Numbers held down by 13 percent year-over-year decline in desktops due to ongoing shift toward portable computers.

Charles Cooper Former Executive Editor / News
Charles Cooper was an executive editor at CNET News. He has covered technology and business for more than 25 years, working at CBSNews.com, the Associated Press, Computer & Software News, Computer Shopper, PC Week, and ZDNet.
Charles Cooper
2 min read
CNET

Update, 2:24 PT Apple, enjoying the halo effect of selling iPhones, iPads, and iPods, said that it sold 4 million Macs during the company's third quarter, up 2 percent over the year-ago quarter.

That was in line with estimates.
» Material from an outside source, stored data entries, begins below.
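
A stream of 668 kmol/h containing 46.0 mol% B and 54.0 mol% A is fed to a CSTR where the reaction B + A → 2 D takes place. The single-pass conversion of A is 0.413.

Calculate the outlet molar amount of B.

158 kmol/h

A reacted = 0.413 × 360.7 = 149 kmol/h; ν_A = −1, so ξ = 149/1 = 149 kmol/h.
Outlet amounts (n = n₀ + ν ξ):
  B: 307.3 − 1(149) = 158.3
  A: 360.7 − 1(149) = 211.7
  D: 0 + 2(149) = 298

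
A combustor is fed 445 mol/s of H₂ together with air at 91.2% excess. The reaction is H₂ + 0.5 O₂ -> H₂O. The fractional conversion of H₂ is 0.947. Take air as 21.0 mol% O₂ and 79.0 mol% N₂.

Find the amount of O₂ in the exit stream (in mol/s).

215 mol/s

Stoichiometric O₂ = 0.5 × 445 = 222.5 mol/s; O₂ fed = 222.5 × 1.912 = 425.4 mol/s.
N₂ fed = 425.4 × 79/21 = 1600 mol/s.
Fuel reacted = 0.947 × 445 → ξ = 421.4 mol/s.
Outlet (n = n₀ + ν ξ):
  H₂: 445 − 1(421.4) = 23.59
  O₂: 425.4 − 0.5(421.4) = 214.7
  N₂: 1600 (inert)
  H₂O: 0 + 1(421.4) = 421.4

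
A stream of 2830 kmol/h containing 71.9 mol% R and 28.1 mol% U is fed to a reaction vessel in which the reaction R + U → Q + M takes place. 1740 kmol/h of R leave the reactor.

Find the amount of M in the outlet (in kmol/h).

295 kmol/h

For R: n = n₀ − 1ξ → 1740 = 2035 − 1ξ, giving ξ = 294.8 kmol/h.
Outlet amounts (n = n₀ + ν ξ):
  R: 2035 − 1(294.8) = 1740
  U: 795.2 − 1(294.8) = 500.5
  Q: 0 + 1(294.8) = 294.8
  M: 0 + 1(294.8) = 294.8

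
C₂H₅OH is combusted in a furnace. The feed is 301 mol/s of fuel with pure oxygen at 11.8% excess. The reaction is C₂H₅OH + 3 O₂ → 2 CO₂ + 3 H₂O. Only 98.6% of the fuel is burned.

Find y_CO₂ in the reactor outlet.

0.369

Stoichiometric O₂ = 3 × 301 = 903 mol/s; O₂ fed = 903 × 1.118 = 1010 mol/s.
Fuel reacted = 0.986 × 301 → ξ = 296.8 mol/s.
Outlet (n = n₀ + ν ξ):
  C₂H₅OH: 301 − 1(296.8) = 4.214
  O₂: 1010 − 3(296.8) = 119.2
  CO₂: 0 + 2(296.8) = 593.6
  H₂O: 0 + 3(296.8) = 890.4
Total out = 1607 mol/s; y_CO₂ = 593.6 / 1607 = 0.3693.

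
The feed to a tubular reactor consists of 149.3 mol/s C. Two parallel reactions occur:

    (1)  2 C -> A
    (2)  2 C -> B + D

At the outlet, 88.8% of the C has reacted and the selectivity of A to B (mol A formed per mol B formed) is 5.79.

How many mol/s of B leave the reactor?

Conversion of C: C consumed = 0.888 × 149.3 = 132.6 mol/s = 2ξ₁ + 2ξ₂.
Selectivity: 1ξ₁ / (1ξ₂) = 5.79 → ξ₁ = 5.79 ξ₂.
Substitute: (2·5.79 + 2) ξ₂ = 132.6 → ξ₂ = 9.763 mol/s, ξ₁ = 56.53 mol/s.
Outlet amounts (n = n₀ + Σ ν·ξ):
  C: 149.3 − 2(56.53) − 2(9.763) = 16.72
  A: 0 + 1(56.53) = 56.53
  B: 0 + 1(9.763) = 9.763
  D: 0 + 1(9.763) = 9.763

9.76 mol/s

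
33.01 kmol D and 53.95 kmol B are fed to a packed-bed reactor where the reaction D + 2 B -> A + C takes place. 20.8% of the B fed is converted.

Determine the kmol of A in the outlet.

B reacted = 0.208 × 53.95 = 11.22 kmol; ν_B = −2, so ξ = 11.22/2 = 5.611 kmol.
Outlet amounts (n = n₀ + ν ξ):
  D: 33.01 − 1(5.611) = 27.4
  B: 53.95 − 2(5.611) = 42.73
  A: 0 + 1(5.611) = 5.611
  C: 0 + 1(5.611) = 5.611

5.61 kmol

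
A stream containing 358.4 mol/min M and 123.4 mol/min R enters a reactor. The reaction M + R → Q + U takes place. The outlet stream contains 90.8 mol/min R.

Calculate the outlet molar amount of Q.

For R: n = n₀ − 1ξ → 90.8 = 123.4 − 1ξ, giving ξ = 32.6 mol/min.
Outlet amounts (n = n₀ + ν ξ):
  M: 358.4 − 1(32.6) = 325.8
  R: 123.4 − 1(32.6) = 90.8
  Q: 0 + 1(32.6) = 32.6
  U: 0 + 1(32.6) = 32.6

32.6 mol/min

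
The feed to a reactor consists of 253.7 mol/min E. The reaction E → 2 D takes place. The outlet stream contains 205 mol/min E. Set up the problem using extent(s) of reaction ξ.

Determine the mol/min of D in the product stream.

For E: n = n₀ − 1ξ → 205 = 253.7 − 1ξ, giving ξ = 48.7 mol/min.
Outlet amounts (n = n₀ + ν ξ):
  E: 253.7 − 1(48.7) = 205
  D: 0 + 2(48.7) = 97.4

97.4 mol/min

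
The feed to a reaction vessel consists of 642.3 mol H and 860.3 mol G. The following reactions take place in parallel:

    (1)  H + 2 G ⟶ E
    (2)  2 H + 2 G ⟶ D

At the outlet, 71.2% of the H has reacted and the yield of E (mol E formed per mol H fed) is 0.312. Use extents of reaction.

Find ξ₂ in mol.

Yield of E: 1ξ₁ / 642.3 = 0.312 → ξ₁ = 200.4 mol.
Conversion of H: 1ξ₁ + 2ξ₂ = 0.712 × 642.3 = 457.3 → ξ₂ = 128.5 mol.
Outlet amounts (n = n₀ + Σ ν·ξ):
  H: 642.3 − 1(200.4) − 2(128.5) = 185
  G: 860.3 − 2(200.4) − 2(128.5) = 202.6
  E: 0 + 1(200.4) = 200.4
  D: 0 + 1(128.5) = 128.5

ξ₂ = 128 mol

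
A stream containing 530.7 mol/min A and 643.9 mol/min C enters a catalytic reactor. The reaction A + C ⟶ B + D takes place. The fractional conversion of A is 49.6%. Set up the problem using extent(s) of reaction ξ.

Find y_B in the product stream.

0.224

A reacted = 0.496 × 530.7 = 263.2 mol/min; ν_A = −1, so ξ = 263.2/1 = 263.2 mol/min.
Outlet amounts (n = n₀ + ν ξ):
  A: 530.7 − 1(263.2) = 267.5
  C: 643.9 − 1(263.2) = 380.7
  B: 0 + 1(263.2) = 263.2
  D: 0 + 1(263.2) = 263.2
Total out = 1175 mol/min; y_B = 263.2 / 1175 = 0.2241.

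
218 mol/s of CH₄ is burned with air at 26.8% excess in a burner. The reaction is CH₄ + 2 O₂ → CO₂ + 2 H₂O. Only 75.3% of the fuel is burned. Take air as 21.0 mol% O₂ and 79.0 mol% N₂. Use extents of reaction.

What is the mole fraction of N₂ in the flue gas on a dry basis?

Stoichiometric O₂ = 2 × 218 = 436 mol/s; O₂ fed = 436 × 1.268 = 552.8 mol/s.
N₂ fed = 552.8 × 79/21 = 2080 mol/s.
Fuel reacted = 0.753 × 218 → ξ = 164.2 mol/s.
Outlet (n = n₀ + ν ξ):
  CH₄: 218 − 1(164.2) = 53.85
  O₂: 552.8 − 2(164.2) = 224.5
  N₂: 2080 (inert)
  CO₂: 0 + 1(164.2) = 164.2
  H₂O: 0 + 2(164.2) = 328.3
Dry total = 2522 mol/s; y_N₂ (dry) = 2080 / 2522 = 0.8245.

0.825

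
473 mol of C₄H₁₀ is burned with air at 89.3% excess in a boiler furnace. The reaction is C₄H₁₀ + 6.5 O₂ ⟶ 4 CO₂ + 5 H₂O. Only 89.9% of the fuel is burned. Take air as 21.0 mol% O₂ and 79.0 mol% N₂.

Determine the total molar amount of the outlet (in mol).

Stoichiometric O₂ = 6.5 × 473 = 3074 mol; O₂ fed = 3074 × 1.893 = 5820 mol.
N₂ fed = 5820 × 79/21 = 21890 mol.
Fuel reacted = 0.899 × 473 → ξ = 425.2 mol.
Outlet (n = n₀ + ν ξ):
  C₄H₁₀: 473 − 1(425.2) = 47.77
  O₂: 5820 − 6.5(425.2) = 3056
  N₂: 21890 (inert)
  CO₂: 0 + 4(425.2) = 1701
  H₂O: 0 + 5(425.2) = 2126
Total out = 47.77 + 3056 + 21890 + 1701 + 2126 = 28830 mol.

28800 mol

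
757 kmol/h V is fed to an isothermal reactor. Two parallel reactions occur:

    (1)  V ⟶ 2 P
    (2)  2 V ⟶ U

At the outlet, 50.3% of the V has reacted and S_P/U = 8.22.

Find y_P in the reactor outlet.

Conversion of V: V consumed = 0.503 × 757 = 380.8 kmol/h = 1ξ₁ + 2ξ₂.
Selectivity: 2ξ₁ / (1ξ₂) = 8.22 → ξ₁ = 4.11 ξ₂.
Substitute: (1·4.11 + 2) ξ₂ = 380.8 → ξ₂ = 62.32 kmol/h, ξ₁ = 256.1 kmol/h.
Outlet amounts (n = n₀ + Σ ν·ξ):
  V: 757 − 1(256.1) − 2(62.32) = 376.2
  P: 0 + 2(256.1) = 512.3
  U: 0 + 1(62.32) = 62.32
Total out = 950.8 kmol/h; y_P = 512.3 / 950.8 = 0.5388.

0.539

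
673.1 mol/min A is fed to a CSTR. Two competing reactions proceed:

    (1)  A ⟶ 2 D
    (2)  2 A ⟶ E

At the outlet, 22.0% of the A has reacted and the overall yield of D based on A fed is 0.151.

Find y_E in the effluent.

0.072

Yield of D: 2ξ₁ / 673.1 = 0.151 → ξ₁ = 50.82 mol/min.
Conversion of A: 1ξ₁ + 2ξ₂ = 0.22 × 673.1 = 148.1 → ξ₂ = 48.63 mol/min.
Outlet amounts (n = n₀ + Σ ν·ξ):
  A: 673.1 − 1(50.82) − 2(48.63) = 525
  D: 0 + 2(50.82) = 101.6
  E: 0 + 1(48.63) = 48.63
Total out = 675.3 mol/min; y_E = 48.63 / 675.3 = 0.07202.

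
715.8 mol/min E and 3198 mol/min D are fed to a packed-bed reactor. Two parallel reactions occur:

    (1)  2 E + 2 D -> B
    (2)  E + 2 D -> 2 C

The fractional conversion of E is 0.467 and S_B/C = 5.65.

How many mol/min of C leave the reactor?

28.3 mol/min

Conversion of E: E consumed = 0.467 × 715.8 = 334.3 mol/min = 2ξ₁ + 1ξ₂.
Selectivity: 1ξ₁ / (2ξ₂) = 5.65 → ξ₁ = 11.3 ξ₂.
Substitute: (2·11.3 + 1) ξ₂ = 334.3 → ξ₂ = 14.16 mol/min, ξ₁ = 160.1 mol/min.
Outlet amounts (n = n₀ + Σ ν·ξ):
  E: 715.8 − 2(160.1) − 1(14.16) = 381.5
  D: 3198 − 2(160.1) − 2(14.16) = 2850
  B: 0 + 1(160.1) = 160.1
  C: 0 + 2(14.16) = 28.33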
Before Apple's announcement, brokerage BGC Partners estimated that Apple would sell 4 million units in the quarter, partly because of an influx of first-time buyers. Apple had earlier gone on record noting that new users account for one out of two Macintosh computers sold in Apple stores.

However, the broader industry shift toward portable computers also affected Apple. In the quarter, Mac sales were up 2 percent overall, but the division's revenues actually fell 3 percent from the same period a year earlier. That's because Apple sold 13 percent fewer desktops than a year earlier. By contrast, Mac portable sales rose 8 percent.

Apple had a tough comparison with the year-ago quarter, when it set a company record by selling 3.47 million Macs.

  • Apple shipped 1.2 million desktops and 2.8 million Mac portables.
  • Desktops accounted for $1.6 billion in revenue.
  • Portables accounted for $3.5 billion in revenue.

About half of the Macs sold in Apple stores were to customers new to Apple, the company's CFO Peter Oppenheimer said on the earnings call Tuesday afternoon. Another interesting tidbit: Apple sold 791,000 Macs in the stores during the quarter.

Looking ahead to sales estimates for the current quarter, Oppenheimer said that Apple expected to register "a sequential increase."

The only Mac that Apple upgraded in the quarter was the iMac. Apple introduced new versions of the all-in-one desktop with Thunderbolt I/O technology and faster Intel processors in May.